It was a boring week with no major macro and news affecting crypto.
It resulted in a very small weekly volume and price range not seen for more than half a year.
The last time we saw this, it was on the verge of '22 and '23 when BTC was building a base close to the '22 low before a strong up-move in Jan.
A directional move seems to be brewing again.
BTC started last week slow - early on Monday with a directional move in the US session which was later reversed – quite similar to what we had on recent Mondays, just the opposite direction - to the downside this time.
News about global banks in Hong Kong being reluctant to service crypto and SEC Gensler being disappointed with the court ruling that XRP is not a security might have contributed to that.
The market was pressed down not only on Monday, but also on Tuesday with sellers coming to the market gradually lower.
At the same time however, any bigger moves down towards $29,500 support were being aggressively bought, resulting in swift bounces.
It looked like big player(s) needed to sell quite a lot, but wanted to do it in a controlled way without pushing the market down too much - it might have been the US gov or miners as we had quite big moves on their wallets last week.
Wednesday gave us a small bounce just before UK CPI data release.
Even though it came out lower than expected (and lowest in over a year), supporting the global disinflation theme, the market didn’t want to go up but was rather heavy.
Asian session on Thursday gave BTC another move up, but again it was short-lived and after swiping liquidity above its weekly high from Monday, it rotated to the downside.
Not much later in the US session, it got sold-off quite swiftly driven by the news about FedNow being live now.
Nonetheless, $29,500 got defended again.
Friday and Saturday were quiet with sideways trading. Late on Sunday, we had another pump towards weekly high, which again sold off just before the current week start and open on forex and traditional futures markets.

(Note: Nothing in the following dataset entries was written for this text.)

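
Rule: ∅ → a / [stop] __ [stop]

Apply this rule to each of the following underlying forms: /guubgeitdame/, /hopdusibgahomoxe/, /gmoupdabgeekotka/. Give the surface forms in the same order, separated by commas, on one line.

guubageitadame, hopadusibagahomoxe, gmoupadabageekotaka

/guubgeitdame/: /b/ and /g/ form a stop–stop cluster, so [a] is inserted between them. /t/ and /d/ form a stop–stop cluster, so [a] is inserted between them. → [guubageitadame].
/hopdusibgahomoxe/: /p/ and /d/ form a stop–stop cluster, so [a] is inserted between them. /b/ and /g/ form a stop–stop cluster, so [a] is inserted between them. → [hopadusibagahomoxe].
/gmoupdabgeekotka/: /p/ and /d/ form a stop–stop cluster, so [a] is inserted between them. /b/ and /g/ form a stop–stop cluster, so [a] is inserted between them. /t/ and /k/ form a stop–stop cluster, so [a] is inserted between them. → [gmoupadabageekotaka].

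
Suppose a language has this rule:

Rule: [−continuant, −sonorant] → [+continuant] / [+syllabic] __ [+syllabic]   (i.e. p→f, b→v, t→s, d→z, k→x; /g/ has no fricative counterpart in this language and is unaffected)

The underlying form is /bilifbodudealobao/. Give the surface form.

/d/ is a stop between vowels /o/ and /u/, so it spirantizes to the fricative [z].
/d/ is a stop between vowels /u/ and /e/, so it spirantizes to the fricative [z].
/b/ is a stop between vowels /o/ and /a/, so it spirantizes to the fricative [v].
The other instances of /b/ do not occur in the required environment and remain unchanged.
Surface form: [bilifbozuzealovao].

bilifbozuzealovao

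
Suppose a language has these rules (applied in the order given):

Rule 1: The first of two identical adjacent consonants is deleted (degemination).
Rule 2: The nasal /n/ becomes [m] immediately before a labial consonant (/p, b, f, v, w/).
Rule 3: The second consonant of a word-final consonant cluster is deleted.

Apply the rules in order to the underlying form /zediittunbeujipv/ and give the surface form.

Rule 1 (degemination): /tt/ is a geminate; the first /t/ deletes. /zediittunbeujipv/ → zediitunbeujipv.
Rule 2 (nasal place assimilation): /n/ precedes the labial consonant /b/, so it assimilates in place to [m]. /zediitunbeujipv/ → zediitumbeujipv.
Rule 3 (final cluster simplification): /v/ is the second consonant of a word-final cluster /pv/, so it deletes. /zediitumbeujipv/ → zediitumbeujip.

zediitumbeujip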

Eventually, BTC finished almost unchanged last week for the fourth consecutive time.
There are no major adjustments to our game plan as we still keep on trading in the range ($29,500 - $31,850) for more than a month now.
It was an even tighter channel last week as BTC was staying in the bottom half of that range.

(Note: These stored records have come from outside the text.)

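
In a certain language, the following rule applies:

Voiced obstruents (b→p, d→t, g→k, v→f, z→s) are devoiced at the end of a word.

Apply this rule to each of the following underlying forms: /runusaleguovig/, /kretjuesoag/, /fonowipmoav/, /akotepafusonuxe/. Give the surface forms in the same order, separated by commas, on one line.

runusaleguovik, kretjuesoak, fonowipmoaf, akotepafusonuxe

/runusaleguovig/: /g/ is a voiced obstruent in word-final position, so it devoices to [k]. → [runusaleguovik].
/kretjuesoag/: /g/ is a voiced obstruent in word-final position, so it devoices to [k]. → [kretjuesoak].
/fonowipmoav/: /v/ is a voiced obstruent in word-final position, so it devoices to [f]. → [fonowipmoaf].
/akotepafusonuxe/: the rule's environment is not met; surfaces unchanged as [akotepafusonuxe].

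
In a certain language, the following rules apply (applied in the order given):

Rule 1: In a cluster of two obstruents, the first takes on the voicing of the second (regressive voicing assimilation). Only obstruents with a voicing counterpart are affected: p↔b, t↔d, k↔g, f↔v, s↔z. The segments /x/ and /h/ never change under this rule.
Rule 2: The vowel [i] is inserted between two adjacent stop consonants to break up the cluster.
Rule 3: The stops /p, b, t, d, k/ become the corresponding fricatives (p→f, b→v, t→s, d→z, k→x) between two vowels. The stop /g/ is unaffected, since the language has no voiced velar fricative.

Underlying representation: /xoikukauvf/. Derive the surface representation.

xoixuxauff

Rule 1 (regressive voicing assimilation): /v/ precedes the voiceless obstruent /f/, so it devoices to [f] by assimilation. /xoikukauvf/ → xoikukauff.
Rule 2 (stop-cluster i-epenthesis): no segment meets the environment; /xoikukauff/ is unchanged.
Rule 3 (intervocalic spirantization): /k/ is a stop between vowels /i/ and /u/, so it spirantizes to the fricative [x]. /k/ is a stop between vowels /u/ and /a/, so it spirantizes to the fricative [x]. /xoikukauff/ → xoixuxauff.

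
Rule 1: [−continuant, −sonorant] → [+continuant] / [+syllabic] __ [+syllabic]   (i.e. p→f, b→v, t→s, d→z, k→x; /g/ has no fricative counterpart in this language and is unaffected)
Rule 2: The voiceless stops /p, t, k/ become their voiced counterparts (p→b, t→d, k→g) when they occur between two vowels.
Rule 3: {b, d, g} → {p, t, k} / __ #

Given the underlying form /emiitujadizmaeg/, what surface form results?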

$30,500, which is roughly a midrange, was limiting any bounces and it is kind of a pivot point.
If broken and reclaimed from above, BTC can target a range high and ’23 top at $31,850 but as long as we are below, downside is more likely with $29,500 in danger of being broken.
So for now even though we stay and trade within the range, our bias is increasingly skewed to the downside.
As mentioned a week ago, we were more and more concerned about the upside as even though bullish news were coming out, the market didn’t want to go decisively up, but buying was absorbed instead, giving signs of distribution.
Price action last week was further supporting that, and it looks like slowly but surely bears are becoming stronger.
If you are a big seller, you want to have your average selling price as high as possible and for that purpose, if possible, you try to use less liquid market conditions to squeeze weak leveraged shorts to have better liquidity and price to sell.
That’s what we think happened last week, with short squeezes in Asian and European sessions to sell in US sessions.
This market behavior shows that it’s better not to FOMO in as it’s easy to be chopped out even though your bias may prove to be right later, but rather use squeezes and resulting liquidity to trade against in the range.
Timing is important, hence it’s worth watching price action.
If we finally manage to have a sustainable break of $29,500 or $31,850 with daily close below or above respectively, next levels to watch remain the same as indicated in previous reports.
Hopefully it will happen this week, with many events having the potential to be catalysts.